We now have multiple requests to do "prevalence studies"
in local buildings, where the employees feel the building makes them
sick. As you might expect, those responsible for safe-guarding the work
place in several of these buildings aren't too happy with the prospect
of health screening being done. I simply respond to them that if the
building has no contamination with toxin-forming fungi, they have nothing
to worry about. Simply proceed with the testing and allay the fears
and concerns of the employees. Like the Pfiesteria example of several
years ago, where water quality tests had nothing to do with patients
sickened by exposure to estuaries with endemic toxin-forming dinoflagellates,
in sick buildings, air quality tests often end up being irrelevant to
the presence of human illness. If the staffers who say they are sick
show the typical mycotoxic symptoms and VCS deficits, the correct response
is to figure out where the problem is, mitigate it, fix the health problems
and get on with the day-to-day operation of the building. The problem
arises, however, when someone (usually in management) decides to deny
responsibility for maintaining a safe work place in the face of unequivocal
association of building exposure to human illness.

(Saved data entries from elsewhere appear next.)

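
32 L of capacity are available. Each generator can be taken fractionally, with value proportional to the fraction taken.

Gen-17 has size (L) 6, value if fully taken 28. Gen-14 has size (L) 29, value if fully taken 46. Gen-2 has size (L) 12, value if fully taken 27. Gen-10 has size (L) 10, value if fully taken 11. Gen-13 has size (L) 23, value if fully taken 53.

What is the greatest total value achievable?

87.75

Sort by value density: Gen-17 28/6≈4.67, Gen-13 53/23≈2.3, Gen-2 27/12≈2.25, Gen-14 46/29≈1.59, Gen-10 11/10≈1.1.
All 6 L of Gen-17 fit (value 28) → 26 remain.
Gen-13: take in full, 23 L for value 53 → 3 left.
Only 3 L remain; take 3/12 of Gen-2 for value 27×3/12 = 6.75.
Total value = 87.75.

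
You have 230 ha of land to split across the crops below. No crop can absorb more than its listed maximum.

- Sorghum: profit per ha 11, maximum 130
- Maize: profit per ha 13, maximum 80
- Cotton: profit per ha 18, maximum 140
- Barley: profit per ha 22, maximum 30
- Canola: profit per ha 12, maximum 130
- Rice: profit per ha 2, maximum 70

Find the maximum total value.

3960

Highest profit per ha first: Barley 22 > Cotton 18 > Maize 13 > Canola 12 > Sorghum 11 > Rice 2.
Give Barley 30 to hit its cap of 30 — 200 left.
Cotton takes 140 to reach its cap of 140 — 60 left.
Maize: +60 (room for 80) → 60. Pool exhausted.
Total = 13×60 + 18×140 + 22×30 = 3960.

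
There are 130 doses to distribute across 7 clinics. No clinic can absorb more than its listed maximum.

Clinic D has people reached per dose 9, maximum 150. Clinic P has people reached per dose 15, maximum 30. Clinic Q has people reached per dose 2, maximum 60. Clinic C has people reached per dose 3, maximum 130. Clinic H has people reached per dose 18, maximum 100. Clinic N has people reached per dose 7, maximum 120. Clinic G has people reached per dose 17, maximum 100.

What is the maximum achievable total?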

In this regard, you
might find reading Chapter 10 of Desperation Medicine (available on
the website), The Appearance of Good Science, enlightening. There is
a repetitively observed pattern used by public officials to deny the
existence of environmentally acquired illness. I see it every day.
The State of Maryland has been forced, by clear evidence
of human illness following exposure to toxin-forming indoor fungi, backed
up by a series of biomarkers, to take the national lead in dealing with
the problem of SBS by acting in the patients' best interest at the Somerset
County District Court. I hope that other states will follow Maryland's
example, soon, because the fungal species that we have good reason to
fear are growing in thousands of buildings. We need an organized, patient-friendly
approach to diagnose and treat the many actual and potential victims
of SBS. We should begin with careful symptom recording and organized
neurotoxin histories, VCS testing and our patented treatment protocols.
Ideally, all people would record their own baseline levels of symptoms
and VCS by taking our tests before biotoxin exposure, helping to establish
the diagnosis of neurotoxin-induced illness when, for example, flawed
construction gives rise to fungal contamination. The lessons of the
Somerset County District Court are there for all of us to use.